Türk Eğitim-Sen olarak, yeni yasama yılında TBMM’ye, siyasi partilerimize ve milletvekillerimize çağrıda bulunuyor ve başta kariyer düzenlemesinin düzeltilmesi olmak üzere, Öğretmenlik Meslek Kanunu’nun içeriğinin adına yakışır şekilde zenginleştirilmesi amacı doğrultusunda adım atmaya davet ediyoruz. Öğretmenlik Meslek Kanunu, öğretmenlerimizin muhatap olduğu mevzuat ve süreçleri muhtevasında toplamalıdır. Bu minvalde taleplerimizi bir kez daha kamuoyu ile paylaşıyoruz:
-Kariyer basamaklarında sınav şartı kaldırılmalı, 10 yılını dolduran her öğretmen uzman öğretmen, 20 yılını dolduran her öğretmen başöğretmen olmalıdır. Sınavı kabul etmiyor, amasız, fakatsız ve lakinsiz bir şekilde hayır diyoruz.
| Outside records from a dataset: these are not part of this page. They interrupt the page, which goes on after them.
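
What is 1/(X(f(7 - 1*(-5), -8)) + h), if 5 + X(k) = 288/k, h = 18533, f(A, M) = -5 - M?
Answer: 1/18624 ≈ 5.3694e-5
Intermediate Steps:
X(k) = -5 + 288/k
1/(X(f(7 - 1*(-5), -8)) + h) = 1/((-5 + 288/(-5 - 1*(-8))) + 18533) = 1/((-5 + 288/(-5 + 8)) + 18533) = 1/((-5 + 288/3) + 18533) = 1/((-5 + 288*(⅓)) + 18533) = 1/((-5 + 96) + 18533) = 1/(91 + 18533) = 1/18624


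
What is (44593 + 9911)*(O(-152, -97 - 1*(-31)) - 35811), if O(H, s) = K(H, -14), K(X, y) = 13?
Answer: -1951134192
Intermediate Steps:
O(H, s) = 13
(44593 + 9911)*(O(-152, -97 - 1*(-31)) - 35811) = (44593 + 9911)*(13 - 35811) = 54504*(-35798) = -1951134192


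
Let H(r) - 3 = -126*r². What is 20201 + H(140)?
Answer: -2449396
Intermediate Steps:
H(r) = 3 - 126*r²
20201 + H(140) = 20201 + (3 - 126*140²) = 20201 + (3 - 126*19600) = 20201 + (3 - 2469600) = 20201 - 2469597 = -2449396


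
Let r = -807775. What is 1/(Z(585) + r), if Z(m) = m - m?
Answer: -1/807775 ≈ -1.2380e-6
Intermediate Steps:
Z(m) = 0
1/(Z(585) + r) = 1/(0 - 807775) = 1/(-807775) = -1/807775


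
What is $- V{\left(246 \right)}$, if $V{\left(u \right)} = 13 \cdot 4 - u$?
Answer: $194$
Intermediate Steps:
$V{\left(u \right)} = 52 - u$
$- V{\left(246 \right)} = - (52 - 246) = \left(-1\right) \left(-194\right) = 194$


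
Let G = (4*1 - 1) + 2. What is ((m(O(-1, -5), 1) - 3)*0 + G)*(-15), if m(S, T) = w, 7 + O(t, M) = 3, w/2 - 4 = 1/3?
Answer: -75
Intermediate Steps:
w = 26/3 (w = 8 + 2/3 = 8 + 2*(⅓) = 8 + ⅔ = 26/3 ≈ 8.6667)
O(t, M) = -4 (O(t, M) = -7 + 3 = -4)
m(S, T) = 26/3
G = 5 (G = (4 - 1) + 2 = 3 + 2 = 5)
((m(O(-1, -5), 1) - 3)*0 + G)*(-15) = ((26/3 - 3)*0 + 5)*(-15) = ((17/3)*0 + 5)*(-15) = (0 + 5)*(-15) = 5*(-15) = -75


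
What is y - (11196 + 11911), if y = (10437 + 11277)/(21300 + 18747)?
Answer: -44064015/1907 ≈ -23106.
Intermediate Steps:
y = 1034/1907 (y = 21714/40047 = 21714*(1/40047) = 1034/1907 ≈ 0.54221)
y - (11196 + 11911) = 1034/1907 - (11196 + 11911) = 1034/1907 - 1*23107 = 1034/1907 - 23107 = -44064015/1907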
-Sözleşmeli atama sonlandırılmalı, Tüm öğretmenler sadece kadrolu olarak istihdam edilmelidir.
-Liyakat ve ehliyeti esas alan bir yönetici atama sistemi ihdas edilmelidir.
-Adaylık Değerlendirme Komisyonlarının teşkilinde siyasal ve sendikal saiklerden uzak bir yapı kurgulanmalıdır.
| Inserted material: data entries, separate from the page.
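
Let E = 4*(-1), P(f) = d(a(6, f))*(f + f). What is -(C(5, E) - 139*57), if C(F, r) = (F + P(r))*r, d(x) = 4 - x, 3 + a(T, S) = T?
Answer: 7911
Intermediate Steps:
a(T, S) = -3 + T
P(f) = 2*f (P(f) = (4 - (-3 + 6))*(f + f) = (4 - 1*3)*(2*f) = (4 - 3)*(2*f) = 1*(2*f) = 2*f)
E = -4
C(F, r) = r*(F + 2*r) (C(F, r) = (F + 2*r)*r = r*(F + 2*r))
-(C(5, E) - 139*57) = -(-4*(5 + 2*(-4)) - 139*57) = -(-4*(5 - 8) - 7923) = -(-4*(-3) - 7923) = -(12 - 7923) = -1*(-7911) = 7911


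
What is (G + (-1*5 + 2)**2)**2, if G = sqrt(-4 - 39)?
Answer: (9 + I*sqrt(43))**2 ≈ 38.0 + 118.03*I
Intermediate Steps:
G = I*sqrt(43) (G = sqrt(-43) = I*sqrt(43) ≈ 6.5574*I)
(G + (-1*5 + 2)**2)**2 = (I*sqrt(43) + (-1*5 + 2)**2)**2 = (I*sqrt(43) + (-5 + 2)**2)**2 = (I*sqrt(43) + (-3)**2)**2 = (I*sqrt(43) + 9)**2 = (9 + I*sqrt(43))**2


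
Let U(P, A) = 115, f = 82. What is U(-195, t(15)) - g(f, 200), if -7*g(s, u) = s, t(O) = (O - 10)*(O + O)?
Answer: 887/7 ≈ 126.71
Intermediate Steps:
t(O) = 2*O*(-10 + O) (t(O) = (-10 + O)*(2*O) = 2*O*(-10 + O))
g(s, u) = -s/7
U(-195, t(15)) - g(f, 200) = 115 - (-1)*82/7 = 115 - 1*(-82/7) = 115 + 82/7 = 887/7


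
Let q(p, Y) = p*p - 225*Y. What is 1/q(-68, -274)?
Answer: 1/66274 ≈ 1.5089e-5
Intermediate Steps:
q(p, Y) = p**2 - 225*Y
1/q(-68, -274) = 1/((-68)**2 - 225*(-274)) = 1/(4624 + 61650) = 1/66274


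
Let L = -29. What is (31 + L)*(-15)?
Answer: -30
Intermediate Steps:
(31 + L)*(-15) = (31 - 29)*(-15) = 2*(-15) = -30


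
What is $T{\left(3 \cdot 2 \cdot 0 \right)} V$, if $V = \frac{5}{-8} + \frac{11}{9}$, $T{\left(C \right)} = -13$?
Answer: $- \frac{559}{72} \approx -7.7639$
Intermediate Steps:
$V = \frac{43}{72}$ ($V = 5 \left(- \frac{1}{8}\right) + 11 \cdot \frac{1}{9} = - \frac{5}{8} + \frac{11}{9} = \frac{43}{72} \approx 0.59722$)
$T{\left(3 \cdot 2 \cdot 0 \right)} V = \left(-13\right) \frac{43}{72} = - \frac{559}{72}$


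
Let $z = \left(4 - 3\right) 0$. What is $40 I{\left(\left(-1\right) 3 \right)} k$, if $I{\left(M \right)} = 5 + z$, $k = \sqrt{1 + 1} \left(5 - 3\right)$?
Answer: $400 \sqrt{2} \approx 565.69$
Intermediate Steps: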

-Anayasa ve DMK’nın iş güvencesi ile hükümleri kanunda yer almalıdır.
-Öğretmenlerin her türlü istihdam, özlük, ödeme, disiplin, terfi, izin, atama iş ve işlemleri meslek kanunu içinde olmalıdır.
-Başarıyı esas alan ve teşvik eden objektif bir ödül sistemi hayata geçirilmelidir.
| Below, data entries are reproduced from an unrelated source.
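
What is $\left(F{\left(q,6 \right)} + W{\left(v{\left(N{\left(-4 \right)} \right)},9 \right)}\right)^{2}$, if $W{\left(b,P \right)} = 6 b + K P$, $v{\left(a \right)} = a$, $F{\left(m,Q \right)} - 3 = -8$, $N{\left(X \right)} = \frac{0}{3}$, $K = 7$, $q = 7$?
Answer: $3364$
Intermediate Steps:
$N{\left(X \right)} = 0$ ($N{\left(X \right)} = 0 \cdot \frac{1}{3} = 0$)
$F{\left(m,Q \right)} = -5$ ($F{\left(m,Q \right)} = 3 - 8 = -5$)
$W{\left(b,P \right)} = 6 b + 7 P$
$\left(F{\left(q,6 \right)} + W{\left(v{\left(N{\left(-4 \right)} \right)},9 \right)}\right)^{2} = \left(-5 + \left(6 \cdot 0 + 7 \cdot 9\right)\right)^{2} = \left(-5 + \left(0 + 63\right)\right)^{2} = \left(-5 + 63\right)^{2} = 58^{2} = 3364$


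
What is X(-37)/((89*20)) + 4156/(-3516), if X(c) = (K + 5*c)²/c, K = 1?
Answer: -24546991/14472735 ≈ -1.6961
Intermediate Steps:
X(c) = (1 + 5*c)²/c
X(-37)/((89*20)) + 4156/(-3516) = ((1 + 5*(-37))²/(-37))/((89*20)) + 4156/(-3516) = -(1 - 185)²/37/1780 + 4156*(-1/3516) = -1/37*(-184)²*(1/1780) - 1039/879 = -1/37*33856*(1/1780) - 1039/879 = -33856/37*1/1780 - 1039/879 = -8464/16465 - 1039/879 = -24546991/14472735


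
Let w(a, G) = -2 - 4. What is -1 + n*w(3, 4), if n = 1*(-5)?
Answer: 29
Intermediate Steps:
n = -5
w(a, G) = -6
-1 + n*w(3, 4) = -1 - 5*(-6) = -1 + 30 = 29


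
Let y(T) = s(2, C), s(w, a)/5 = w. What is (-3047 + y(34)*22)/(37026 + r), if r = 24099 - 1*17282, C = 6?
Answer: -2827/43843 ≈ -0.064480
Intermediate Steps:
s(w, a) = 5*w
y(T) = 10 (y(T) = 5*2 = 10)
r = 6817 (r = 24099 - 17282 = 6817)
(-3047 + y(34)*22)/(37026 + r) = (-3047 + 10*22)/(37026 + 6817) = (-3047 + 220)/43843 = -2827*1/43843 = -2827/43843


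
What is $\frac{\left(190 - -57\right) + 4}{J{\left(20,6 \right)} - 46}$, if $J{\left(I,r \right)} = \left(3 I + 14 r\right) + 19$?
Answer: $\frac{251}{117} \approx 2.1453$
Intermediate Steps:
$J{\left(I,r \right)} = 19 + 3 I + 14 r$
$\frac{\left(190 - -57\right) + 4}{J{\left(20,6 \right)} - 46} = \frac{\left(190 - -57\right) + 4}{\left(19 + 3 \cdot 20 + 14 \cdot 6\right) - 46} = \frac{\left(190 + 57\right) + 4}{\left(19 + 60 + 84\right) - 46} = \frac{247 + 4}{163 - 46} = \frac{251}{117}$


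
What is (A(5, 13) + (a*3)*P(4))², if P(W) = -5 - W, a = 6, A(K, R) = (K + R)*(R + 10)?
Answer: 63504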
-Ek ders ücretleri %100 artırılarak, öğretmelerin rahat bir nefes alması sağlanmalıdır. Bu oran Destekleme ve Yetiştirme Kurs ücretlerine de aynı oranda yansıtılmalıdır.
-Çalışanların Vergi dilimi %15’e sabitlenmelidir.
-Performans değerlendirmesi gibi öğretmenlerin çalışma azmini olumsuz etkileyecek bir değerlendirme kesinlikle olmamalıdır.
-Müdür, Müdür Başyardımcısı ve Müdür Yardımcısı olarak görev yapanların aylık karşılığı ve isteğe bağlı ek ders ücreti karşılığında derse girme zorunluluğu kaldırılmalıdır.
-Tüm öğretmenlerin maaş karılığı ders saatleri 15 saate eşitlenmelidir.
-Şiddet ve tacize yönelik önleyici tedbirler ve caydırıcı müeyyideler hayata geçirilmelidir.
-Elverişsiz koşulların hâkim olduğu bölgede görev yapan öğretmenlere Zorunlu Hizmet Tazminatı ödenmelidir.
-Talep ve önerilerimizle içeriği zenginleştirilmiş bir Öğretmenlik Meslek Kanunu hem meslektaşlarımızın yaşadığı problemleri sonlandıracak hem de daha verimli bir eğitim hizmeti sunulmasına zemin sağlayacaktır.
Evet, uzun yıllardır beklenen meslek kanunu 14 Şubat 2022 tarihinde hayata geçirilmiştir, bu bir kazanımdır ve şimdi sıra öğretmenlerimizin talep ve beklentileri ölçüsünde kanunun içinin doldurulmasına gelmiştir.
Bu noktada beklentimizi bir kez daha ifade ediyor ve TBMM’ye çağrıda bulunuyoruz: Gelin eğitimin paydaşlarıyla da istişare ederek Kanunun içini hep birlikte dolduralım. Siyasi partilerimiz, Milli Eğitim Bakanlığı, sendikalar, öğretmenler omuz omuza vererek, Cumhuriyet tarihinde ilk kez çıkarılan bu kanunun tatmin edici olmasını sağlayalım.
Amacımız, öğretmenlik mesleğinin itibarının incitilmemesi, mesleğin statüsünün yasal bir zeminde yükseltilmesi, öğretmenlerin moral ve motivasyonlarının artırılması olmalıdır.